Tillthen may be used as a CommonJS module on Node or in a browser, either through a plain <script> tag or as an AMD module. It will be automatically exported in the correct format depending on the detected environment. To get it, git clone git://github.com/biril/tillthen or npm install tillthen.

  • When working in a browser, without an AMD module loader, include tillthen.js:

    ...
    <script type="text/javascript" src="tillthen.js"></script>
    ...

    and the module will be exposed as the global tillthen:

    console.log("working with version " + tillthen.version);
  • require when working with CommonJS (e.g. Node).

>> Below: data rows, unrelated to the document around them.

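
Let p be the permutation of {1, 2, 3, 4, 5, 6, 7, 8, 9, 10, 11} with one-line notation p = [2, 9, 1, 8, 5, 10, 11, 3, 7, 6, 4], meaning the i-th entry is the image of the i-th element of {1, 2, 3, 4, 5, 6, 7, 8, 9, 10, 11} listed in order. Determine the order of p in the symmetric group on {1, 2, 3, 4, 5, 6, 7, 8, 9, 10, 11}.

8

Decomposing into disjoint cycles gives cycle lengths 8, 2, 1.
Since disjoint cycles commute, ord(p) = lcm(8, 2) = 8.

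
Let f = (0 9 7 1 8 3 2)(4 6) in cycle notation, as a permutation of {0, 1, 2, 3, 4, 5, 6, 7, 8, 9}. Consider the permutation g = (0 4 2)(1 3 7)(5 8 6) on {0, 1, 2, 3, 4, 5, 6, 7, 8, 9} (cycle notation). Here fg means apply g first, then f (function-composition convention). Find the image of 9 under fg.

First apply g: g(9) = 9, then f(9) = 7. Thus (fg)(9) = 7.

7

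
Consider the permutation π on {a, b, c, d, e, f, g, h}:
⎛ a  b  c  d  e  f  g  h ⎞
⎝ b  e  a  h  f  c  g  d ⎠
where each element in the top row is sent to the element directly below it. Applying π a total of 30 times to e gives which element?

e

Tracing e → f → … returns to e after 5 steps, so e lies in a 5-cycle (a, b, e, f, c).
Powers repeat with period 5 on this cycle, and 30 mod 5 = 0, so π^30(e) = π^0(e).
So π^30(e) = e.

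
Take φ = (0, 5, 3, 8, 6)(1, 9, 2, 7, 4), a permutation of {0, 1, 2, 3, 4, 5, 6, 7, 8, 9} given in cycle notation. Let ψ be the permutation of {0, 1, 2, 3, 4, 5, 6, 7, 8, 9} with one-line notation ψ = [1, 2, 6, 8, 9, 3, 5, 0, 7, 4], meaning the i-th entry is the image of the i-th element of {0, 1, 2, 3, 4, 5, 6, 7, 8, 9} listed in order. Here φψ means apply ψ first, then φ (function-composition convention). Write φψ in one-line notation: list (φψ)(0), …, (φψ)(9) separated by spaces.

9 7 0 6 2 8 3 5 4 1

Chase each element through ψ then φ: 0 → 1 → 9; 1 → 2 → 7; 2 → 6 → 0; 3 → 8 → 6; 4 → 9 → 2; 5 → 3 → 8; 6 → 5 → 3; 7 → 0 → 5; 8 → 7 → 4; 9 → 4 → 1.
Collecting the images, φψ = [9 7 0 6 2 8 3 5 4 1].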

Assuming Tillthen is npm installed:

    var tillthen = require("tillthen");
    console.log("working with version " + tillthen.version);
  • Or list as a dependency when working with an AMD loader (e.g. require.js):

    // Your module
    define(["tillthen"], function (tillthen) {
    	console.log("working with version " + tillthen.version);
    });

Usage

Besides the self-explanatory version property, Tillthen features a single method defer which may be used to create a deferred object, i.e. a pending promise featuring resolve and reject methods. As an example:

var deferred = tillthen.defer();
readFile("foo.txt", "utf-8", function (error, text) {
    if (error) {
        deferred.reject(new Error(error));
    } else {
        deferred.resolve(text);
    }
});
return deferred.promise;

defer.resolve(result) will resolve the promise with given result. Thus, it will fulfill the promise if result is a value, or cause it to assume result's (future) state if it's a promise itself. defer.reject(reason) will reject the promise with given reason.

deferred.promise exposes the deferred's underlying promise. Besides the then method, it features a state property exposing the current state, and a result property exposing the eventual fulfillment value or rejection reason.

Note that the deferred object may be used in place of the underlying promise as it also implements then and exposes state and result.

Testing

Tillthen is tested on Promises/A+ Compliance Test Suite. To run it, either make test or npm test (after npm installing).

License

Licensed and freely distributed under the MIT License (LICENSE.txt).